Now that you have your budget in mind, you can decide whether a new or used car will be your best option. There are pros and cons to both so you need to do your homework first. The benefit of buying a new car is that you get the maximum extent of warranty and service/maintenance plan cover from a franchised dealer network and that your vehicle is (or should be) unblemished. However, even if you can secure trade-in assistance or a discount on a vehicle, new car prices are prohibitively expensive for some consumers. If you buy a used car, you are likely to make a significant saving because vehicles’ first buyers absorb the biggest knocks in value depreciation… However, a second-hand car purchase requires a prospective buyer to carefully check and consider a vehicle’s condition, including ownership- and after-sales histories, plus you may need to budget to bear maintenance and servicing costs sooner.

3. Be practical

This is where you will need to keep your emotions in check.
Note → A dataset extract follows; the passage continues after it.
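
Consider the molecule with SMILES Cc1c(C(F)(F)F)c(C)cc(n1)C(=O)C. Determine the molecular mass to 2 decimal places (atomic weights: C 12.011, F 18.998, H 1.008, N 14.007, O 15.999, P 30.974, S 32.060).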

Buy with your head and not your heart. You might have your eye on a sexy 2-seater sportscar or an older premium brand product, but does it make practical sense, even if you can afford it? Write down what your requirements are, like notable off-road ability, additional seating capacity or sizeable luggage space, and leave the “nice-to-haves” (such as 4 USB ports and 8-inch touchscreen infotainment system) off the list. Planning to buy a car is not all that different to preparing for a shopping trip: make a definitive list of what you need, make sure you get those things before you spend extra money on anything else and shop around to ensure you get the best price.

4. Keep an open mind

Perhaps you have owned a vehicle/s from Brand X only and, having had good ownership experiences with the car/s, are reluctant to change brands. Maybe you hold a steadfast belief that Brand Y is the most reliable manufacturer and you’re unwilling to consider a car made by any other brand. However, there are many manufacturers that offer great products at great deals with excellent warranties. You don’t have to compromise on safety or looks because if you do your homework, you will most certainly find a car that suits your image as well as your budget. A good barometer is the Consumer Awards, which recognises the best vehicles in 13 respective categories, backed by credible consumer input from the Consumer Satisfaction Survey. which incorporates brand feedback from thousands of owners of vehicles that are less than 5 years old.